An interim report recommended targets for reductions, not in disease and injury, but in exposure to their social determinants. It suggested that the highest priority should be given to determinants which, on the basis of available evidence, have 'the greatest potential for reducing the overall level and the social inequalities in the burden of disease'. (6) These determinants could include, for example, income inequality, housing and relative poverty. As the report argued, targets for determinants make policy linkages - to fiscal and social security policy, to education and employment, to housing and transport - more transparent. They can thus encourage wider ownership of the inequalities agenda by the non-health care sectors which exert leverage on 'disadvantage in all its forms'. In so doing, determinant-oriented targets could help to overcome some of the barriers to implementation identified in Mark Exworthy's project in the Health Variations Programme.(7)

The government has taken an important step towards targeting determinants by setting goals to reduce child poverty by 50% by 2010 and to eradicate it by 2020. It opens the way to the development of a public health strategy which, in line with research evidence, addresses the deep roots as well as the health outcomes of inequality.

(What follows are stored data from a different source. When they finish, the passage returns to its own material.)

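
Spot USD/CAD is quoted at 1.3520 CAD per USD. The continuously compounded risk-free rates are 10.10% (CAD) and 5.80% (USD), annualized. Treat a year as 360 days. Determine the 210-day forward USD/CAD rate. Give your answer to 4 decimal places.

1.3863

F = S·e^((r_CAD − r_USD)T) = 1.3520 · e^((0.1010 − 0.0580) × 210/360)
= 1.3520 · e^0.025083 = 1.3520 × 1.025400
F = 1.3863 CAD per USD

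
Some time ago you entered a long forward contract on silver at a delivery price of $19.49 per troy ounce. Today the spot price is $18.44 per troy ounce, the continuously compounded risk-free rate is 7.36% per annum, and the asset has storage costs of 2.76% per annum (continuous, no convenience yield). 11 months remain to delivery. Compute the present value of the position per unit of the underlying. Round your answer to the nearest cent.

$0.69 per troy ounce

Current fair forward for the remaining 11 months: F = S·e^((r + u)·T), (r + u) = 0.0736 + 0.0276 = 0.1012
F = 18.44 · e^(0.1012 × 11/12) = 18.44 × 1.097206 = 20.2325
Value of long forward = (F − K)·e^(−rT) = (20.2325 − 19.49) · e^(−0.0736·11/12)
= 0.7425 × 0.934759 = 0.69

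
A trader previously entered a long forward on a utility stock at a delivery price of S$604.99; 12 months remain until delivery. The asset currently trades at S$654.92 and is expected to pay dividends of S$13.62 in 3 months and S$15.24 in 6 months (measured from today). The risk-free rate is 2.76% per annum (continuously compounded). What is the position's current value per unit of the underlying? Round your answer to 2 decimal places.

S$37.84

PV(remaining dividends) I = 13.62·e^(−0.0276·3/12) + 15.24·e^(−0.0276·6/12) = 28.5575
Current forward F = (S − I)·e^(rT) = (654.92 − 28.5575)·e^(0.0276·12/12) = 626.3625 × 1.027984 = 643.8906
Value (long) = (F − K)·e^(−rT) = (643.8906 − 604.99) × 0.972777 = 37.8416
Value = S$37.84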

Hilary Graham is Director of the ESRC Health Variations Programme and Professor of Social Policy at Lancaster University.

References:

1. Secretary of State for Health (2000) The NHS Plan, Cmd. 4818-1, London : The Stationery Office.
2. Jowell, R. et al (eds.) (1999) British Social Attitudes, the 16th Report: Who Shares New Labour Values?, Aldershot : Ashgate.
3. Secretary of State for Health (1999) Saving Lives: Our Healthier Nation, Cmd. 4386, London : The Stationery Office.
4. Graham, H. (ed.) (2000) Understanding Health Inequalities, Buckingham : Open University Press.
5. Department of Health (2001) The National Health Inequalities Targets, (www.doh.gov.uk/healthinequalities).
6. Ostlin, P. and Diderichsen, F. (2000) Equity-oriented National Health Strategy for Public Health in Sweden, Policy Learning Curve Series No. 1, Brussels : WHO European Centre for Health Policy.
7. Exworthy, M., Powell, M., Berney, L. and Hallam, E. (2000) 'Understanding health variations and policy variations' Health Variations Programme Findings: 5, Lancaster : Economic and Social Research Council.